The village of Tinley Park has settled a legal imbroglio over claims the village discriminated against predominantly black low income residents when it stalled approval of a controversial housing project planned for the community’s downtown area – a situation the village blamed in part on its ex-planner.
On Sept. 11, U.S. District Judge Sara L. Ellis said attorneys for the village, the U.S. Department of Justice and former Tinley Park Development Director Amy Connolly had informed her the parties involved in two lawsuits swirling around the matter had “reached a global settlement” and were in the process of finishing the documents needed to cement the deal. Judge Ellis set a hearing on the settlement for Oct. 3.
The judge’s filing comes about three weeks since the Justice Department announced the settlement terms, under which the village would agree to pay $410,000 to settle the legal actions filed against the village by federal prosecutors and which the village filed against Connolly.
Alastar McGrath
| Kozacky Weitzel McGrath
Under the settlement, Tinley Park will pay a $50,000 civil penalty to the federal government, and $360,000 to Connolly who prosecutors said in a release had been “placed on leave because of her support” for the controversial housing project.
The village also agreed to “a number of actions to guard against further housing discrimination, including training elected officials and individuals involved in the planning process, developing a fair housing policy, and hiring a fair housing compliance officer.”
The litigation had lingered in federal court since 2016, when federal prosecutors filed the civil action against the village and Tinley Park also sued Connolly.
The matter at the heart of the case dates back to early 2015, when a developer identified as Buckeye Community SixtyNine LP submitted plans for a project known as The Reserve to the village.

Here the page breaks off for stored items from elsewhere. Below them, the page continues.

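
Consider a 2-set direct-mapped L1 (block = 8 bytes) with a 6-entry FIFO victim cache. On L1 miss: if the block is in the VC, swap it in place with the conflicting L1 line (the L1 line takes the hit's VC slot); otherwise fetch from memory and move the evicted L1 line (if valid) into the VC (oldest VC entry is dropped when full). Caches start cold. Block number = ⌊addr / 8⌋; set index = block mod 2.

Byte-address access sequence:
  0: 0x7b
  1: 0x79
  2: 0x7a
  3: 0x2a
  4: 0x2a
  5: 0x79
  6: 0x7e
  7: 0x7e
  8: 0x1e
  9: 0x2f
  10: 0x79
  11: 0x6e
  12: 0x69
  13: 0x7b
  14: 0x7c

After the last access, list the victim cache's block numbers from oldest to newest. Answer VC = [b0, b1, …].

VC = [3, 5, 13]

  [0] addr=0x7b blk=15 s=1: MISS | VC []
  [1] addr=0x79 blk=15 s=1: L1-HIT | VC []
  [2] addr=0x7a blk=15 s=1: L1-HIT | VC []
  [3] addr=0x2a blk=5 s=1: MISS | VC [15]
  [4] addr=0x2a blk=5 s=1: L1-HIT | VC [15]
  [5] addr=0x79 blk=15 s=1: VC-HIT | VC [5]
  [6] addr=0x7e blk=15 s=1: L1-HIT | VC [5]
  [7] addr=0x7e blk=15 s=1: L1-HIT | VC [5]
  [8] addr=0x1e blk=3 s=1: MISS | VC [5, 15]
  [9] addr=0x2f blk=5 s=1: VC-HIT | VC [3, 15]
  [10] addr=0x79 blk=15 s=1: VC-HIT | VC [3, 5]
  [11] addr=0x6e blk=13 s=1: MISS | VC [3, 5, 15]
  [12] addr=0x69 blk=13 s=1: L1-HIT | VC [3, 5, 15]
  [13] addr=0x7b blk=15 s=1: VC-HIT | VC [3, 5, 13]
  [14] addr=0x7c blk=15 s=1: L1-HIT | VC [3, 5, 13]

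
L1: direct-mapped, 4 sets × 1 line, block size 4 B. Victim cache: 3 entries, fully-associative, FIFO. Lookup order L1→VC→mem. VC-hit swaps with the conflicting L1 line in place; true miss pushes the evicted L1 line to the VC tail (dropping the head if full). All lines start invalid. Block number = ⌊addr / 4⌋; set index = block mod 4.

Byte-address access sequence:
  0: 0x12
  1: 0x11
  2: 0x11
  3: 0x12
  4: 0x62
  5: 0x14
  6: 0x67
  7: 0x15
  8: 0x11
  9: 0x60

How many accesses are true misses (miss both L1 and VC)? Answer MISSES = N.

#0 0x12→b4/s0 MISS; vc=[]
#1 0x11→b4/s0 L1-HIT; vc=[]
#2 0x11→b4/s0 L1-HIT; vc=[]
#3 0x12→b4/s0 L1-HIT; vc=[]
#4 0x62→b24/s0 MISS; vc=[4]
#5 0x14→b5/s1 MISS; vc=[4]
#6 0x67→b25/s1 MISS; vc=[4,5]
#7 0x15→b5/s1 VC-HIT; vc=[4,25]
#8 0x11→b4/s0 VC-HIT; vc=[24,25]
#9 0x60→b24/s0 VC-HIT; vc=[4,25]

MISSES = 4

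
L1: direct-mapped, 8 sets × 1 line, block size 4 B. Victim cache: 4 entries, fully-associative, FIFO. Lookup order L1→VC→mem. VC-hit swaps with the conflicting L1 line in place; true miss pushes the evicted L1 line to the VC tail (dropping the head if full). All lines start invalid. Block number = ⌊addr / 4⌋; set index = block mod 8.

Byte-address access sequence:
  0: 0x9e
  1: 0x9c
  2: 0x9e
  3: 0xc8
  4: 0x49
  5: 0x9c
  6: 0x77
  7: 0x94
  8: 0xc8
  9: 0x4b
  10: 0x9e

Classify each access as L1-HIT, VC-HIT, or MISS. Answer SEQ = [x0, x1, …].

SEQ = [MISS, L1-HIT, L1-HIT, MISS, MISS, L1-HIT, MISS, MISS, VC-HIT, VC-HIT, L1-HIT]

  [0] addr=0x9e blk=39 s=7: MISS | VC []
  [1] addr=0x9c blk=39 s=7: L1-HIT | VC []
  [2] addr=0x9e blk=39 s=7: L1-HIT | VC []
  [3] addr=0xc8 blk=50 s=2: MISS | VC []
  [4] addr=0x49 blk=18 s=2: MISS | VC [50]
  [5] addr=0x9c blk=39 s=7: L1-HIT | VC [50]
  [6] addr=0x77 blk=29 s=5: MISS | VC [50]
  [7] addr=0x94 blk=37 s=5: MISS | VC [50, 29]
  [8] addr=0xc8 blk=50 s=2: VC-HIT | VC [18, 29]
  [9] addr=0x4b blk=18 s=2: VC-HIT | VC [50, 29]
  [10] addr=0x9e blk=39 s=7: L1-HIT | VC [50, 29]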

The proposal showed a development including 47 apartments in a three-story building, which the developer told the village would be marketed to people “making less than 60 percent of area median income,” and “would be financed through the federal Low Income Housing Tax Credit Program.”
Shortly after, the Tinley Park planning department, led at the time by Connolly, found the project “met all of the specifications of the Legacy Code,” a special community development plan and ordinance adopted in 2009, and, as such, did not require a vote by the village board to secure permits.

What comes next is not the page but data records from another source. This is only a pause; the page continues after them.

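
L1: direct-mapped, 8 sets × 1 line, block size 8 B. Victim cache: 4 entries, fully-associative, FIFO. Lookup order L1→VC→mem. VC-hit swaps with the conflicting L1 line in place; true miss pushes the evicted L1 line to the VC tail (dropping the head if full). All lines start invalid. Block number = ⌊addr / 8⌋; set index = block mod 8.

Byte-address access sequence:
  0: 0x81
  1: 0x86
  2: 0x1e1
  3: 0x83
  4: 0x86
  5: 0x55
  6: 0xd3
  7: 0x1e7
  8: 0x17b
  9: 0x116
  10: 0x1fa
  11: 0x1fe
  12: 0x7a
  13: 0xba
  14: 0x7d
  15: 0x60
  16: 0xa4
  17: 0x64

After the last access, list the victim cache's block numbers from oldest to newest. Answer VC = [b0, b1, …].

#0 0x81→b16/s0 MISS; vc=[]
#1 0x86→b16/s0 L1-HIT; vc=[]
#2 0x1e1→b60/s4 MISS; vc=[]
#3 0x83→b16/s0 L1-HIT; vc=[]
#4 0x86→b16/s0 L1-HIT; vc=[]
#5 0x55→b10/s2 MISS; vc=[]
#6 0xd3→b26/s2 MISS; vc=[10]
#7 0x1e7→b60/s4 L1-HIT; vc=[10]
#8 0x17b→b47/s7 MISS; vc=[10]
#9 0x116→b34/s2 MISS; vc=[10,26]
#10 0x1fa→b63/s7 MISS; vc=[10,26,47]
#11 0x1fe→b63/s7 L1-HIT; vc=[10,26,47]
#12 0x7a→b15/s7 MISS; vc=[10,26,47,63]
#13 0xba→b23/s7 MISS; vc=[26,47,63,15]
#14 0x7d→b15/s7 VC-HIT; vc=[26,47,63,23]
#15 0x60→b12/s4 MISS; vc=[47,63,23,60]
#16 0xa4→b20/s4 MISS; vc=[63,23,60,12]
#17 0x64→b12/s4 VC-HIT; vc=[63,23,60,20]

VC = [63, 23, 60, 20]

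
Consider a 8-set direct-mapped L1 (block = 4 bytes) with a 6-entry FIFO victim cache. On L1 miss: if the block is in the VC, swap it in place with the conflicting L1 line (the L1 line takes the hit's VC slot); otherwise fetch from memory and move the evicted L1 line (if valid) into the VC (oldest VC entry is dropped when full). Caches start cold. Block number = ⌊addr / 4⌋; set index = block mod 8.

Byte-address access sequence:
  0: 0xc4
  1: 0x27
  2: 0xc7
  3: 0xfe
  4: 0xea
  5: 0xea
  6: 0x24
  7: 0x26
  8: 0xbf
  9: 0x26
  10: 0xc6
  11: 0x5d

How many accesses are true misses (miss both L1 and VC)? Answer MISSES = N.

#0 0xc4→b49/s1 MISS; vc=[]
#1 0x27→b9/s1 MISS; vc=[49]
#2 0xc7→b49/s1 VC-HIT; vc=[9]
#3 0xfe→b63/s7 MISS; vc=[9]
#4 0xea→b58/s2 MISS; vc=[9]
#5 0xea→b58/s2 L1-HIT; vc=[9]
#6 0x24→b9/s1 VC-HIT; vc=[49]
#7 0x26→b9/s1 L1-HIT; vc=[49]
#8 0xbf→b47/s7 MISS; vc=[49,63]
#9 0x26→b9/s1 L1-HIT; vc=[49,63]
#10 0xc6→b49/s1 VC-HIT; vc=[9,63]
#11 0x5d→b23/s7 MISS; vc=[9,63,47]

MISSES = 6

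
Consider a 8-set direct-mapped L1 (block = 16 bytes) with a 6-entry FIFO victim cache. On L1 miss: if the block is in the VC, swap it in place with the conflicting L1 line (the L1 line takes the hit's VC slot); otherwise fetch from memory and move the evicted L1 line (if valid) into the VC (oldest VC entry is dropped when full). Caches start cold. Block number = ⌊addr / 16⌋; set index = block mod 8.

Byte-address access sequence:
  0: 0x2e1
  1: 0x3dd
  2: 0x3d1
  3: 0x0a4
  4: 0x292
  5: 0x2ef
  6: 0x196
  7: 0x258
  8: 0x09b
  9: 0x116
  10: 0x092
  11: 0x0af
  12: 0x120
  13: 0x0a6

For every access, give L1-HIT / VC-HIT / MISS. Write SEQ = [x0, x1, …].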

After plans for the project became public, opposition arose within the village, and the village board refused to take action on the project. Buckeye then sued, and the village ultimately agreed to pay the developer $2.45 million to settle that case.
However, in 2016, the Justice Department under former President Barack Obama and former Attorney General Loretta Lynch asserted the village’s actions violated federal anti-discrimination law, saying prosecutors believed opposition to the project was motivated by racism, as The Reserve was likely to be populated by a relatively large number of African American tenants.

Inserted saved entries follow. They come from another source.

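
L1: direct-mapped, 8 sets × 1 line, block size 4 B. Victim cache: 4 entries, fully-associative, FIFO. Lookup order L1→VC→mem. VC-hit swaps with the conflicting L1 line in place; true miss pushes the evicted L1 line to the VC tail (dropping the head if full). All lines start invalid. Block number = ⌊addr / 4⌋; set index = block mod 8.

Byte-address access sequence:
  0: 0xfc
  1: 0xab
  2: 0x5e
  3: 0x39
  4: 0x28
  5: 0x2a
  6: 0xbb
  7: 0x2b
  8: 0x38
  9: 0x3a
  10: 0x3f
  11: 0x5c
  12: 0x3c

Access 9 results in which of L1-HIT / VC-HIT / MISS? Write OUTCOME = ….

OUTCOME = L1-HIT

#0 0xfc→b63/s7 MISS; vc=[]
#1 0xab→b42/s2 MISS; vc=[]
#2 0x5e→b23/s7 MISS; vc=[63]
#3 0x39→b14/s6 MISS; vc=[63]
#4 0x28→b10/s2 MISS; vc=[63,42]
#5 0x2a→b10/s2 L1-HIT; vc=[63,42]
#6 0xbb→b46/s6 MISS; vc=[63,42,14]
#7 0x2b→b10/s2 L1-HIT; vc=[63,42,14]
#8 0x38→b14/s6 VC-HIT; vc=[63,42,46]
#9 0x3a→b14/s6 L1-HIT; vc=[63,42,46]
#10 0x3f→b15/s7 MISS; vc=[63,42,46,23]
#11 0x5c→b23/s7 VC-HIT; vc=[63,42,46,15]
#12 0x3c→b15/s7 VC-HIT; vc=[63,42,46,23]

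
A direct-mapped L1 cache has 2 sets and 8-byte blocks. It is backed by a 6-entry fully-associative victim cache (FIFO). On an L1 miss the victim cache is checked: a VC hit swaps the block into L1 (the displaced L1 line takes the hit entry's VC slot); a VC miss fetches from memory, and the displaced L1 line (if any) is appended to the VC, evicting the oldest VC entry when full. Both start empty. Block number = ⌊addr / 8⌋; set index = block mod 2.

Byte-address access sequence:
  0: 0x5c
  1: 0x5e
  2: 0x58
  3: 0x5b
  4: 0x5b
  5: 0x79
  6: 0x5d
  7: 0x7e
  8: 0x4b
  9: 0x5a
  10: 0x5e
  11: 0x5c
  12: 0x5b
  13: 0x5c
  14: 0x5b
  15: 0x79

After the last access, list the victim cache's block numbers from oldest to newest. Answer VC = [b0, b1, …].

#0 0x5c→b11/s1 MISS; vc=[]
#1 0x5e→b11/s1 L1-HIT; vc=[]
#2 0x58→b11/s1 L1-HIT; vc=[]
#3 0x5b→b11/s1 L1-HIT; vc=[]
#4 0x5b→b11/s1 L1-HIT; vc=[]
#5 0x79→b15/s1 MISS; vc=[11]
#6 0x5d→b11/s1 VC-HIT; vc=[15]
#7 0x7e→b15/s1 VC-HIT; vc=[11]
#8 0x4b→b9/s1 MISS; vc=[11,15]
#9 0x5a→b11/s1 VC-HIT; vc=[9,15]
#10 0x5e→b11/s1 L1-HIT; vc=[9,15]
#11 0x5c→b11/s1 L1-HIT; vc=[9,15]
#12 0x5b→b11/s1 L1-HIT; vc=[9,15]
#13 0x5c→b11/s1 L1-HIT; vc=[9,15]
#14 0x5b→b11/s1 L1-HIT; vc=[9,15]
#15 0x79→b15/s1 VC-HIT; vc=[9,11]

VC = [9, 11]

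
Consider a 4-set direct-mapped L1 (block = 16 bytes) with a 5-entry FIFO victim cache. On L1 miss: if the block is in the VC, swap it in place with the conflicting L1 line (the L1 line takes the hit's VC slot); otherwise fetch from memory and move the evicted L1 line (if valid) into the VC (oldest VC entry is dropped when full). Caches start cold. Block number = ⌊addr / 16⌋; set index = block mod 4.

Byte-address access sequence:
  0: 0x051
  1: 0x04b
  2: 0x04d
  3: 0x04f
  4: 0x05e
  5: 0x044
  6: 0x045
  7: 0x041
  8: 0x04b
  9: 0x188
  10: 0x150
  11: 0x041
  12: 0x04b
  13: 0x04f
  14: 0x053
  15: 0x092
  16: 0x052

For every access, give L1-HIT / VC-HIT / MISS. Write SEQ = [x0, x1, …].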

In its civil action, the Justice Department asserted the Tinley Park village board buckled to the allegedly racist opposition to the project and improperly shut down the project.
In the village’s lawsuit, however, Tinley Park officials claimed village board members believed they had been misled by Connolly, asserting the project didn’t actually meet the Legacy Code requirements, because it lacked commercial space on the ground floor.
Connolly was placed on leave by the village, and eventually resigned, taking a similar job with the city of Racine, Wis.
All defendants in both cases were unsuccessful at dismissing the legal actions in 2017, setting the stage for mediation and settlement talks this summer.
“Increasing access to housing, including through affordable housing, is important to the development of our communities,” Acting Assistant Attorney General John Gore, who oversees the Justice Department’s Civil Rights Division, said in a prepared statement. “The Justice Department will continue to enforce federal civil rights laws, and protect against discrimination, including on the basis of race, with respect to access to affordable housing.”
The settlement agreement did not include any provision for a consent decree, which could have subject the village to more rigorous federal supervision of its housing policies and plan approval procedures, among other potential requirements.
In a report published in The Daily Southtown, an attorney for Tinley Park, Alastar McGrath, of the firm of Kozacky Weitzel McGrath, of Chicago, said the village likely sidestepped worse outcomes, as the Justice Department, among other items, had sought to require the village to seek out affordable housing developments to be built in Tinley Park and make village taxpayers subsidize them.
In the Southtown report, McGrath said the settlement likely saved the village potentially millions of dollars more in litigation costs. The Southtown reported Tinley Park has paid more than $2 million in attorney fees and other costs to litigate lawsuits related to The Reserve.
Connolly is represented by attorney John B. Murphey, of the firm of Rosenthal, Murphey, Coblentz & Donahue, of Chicago.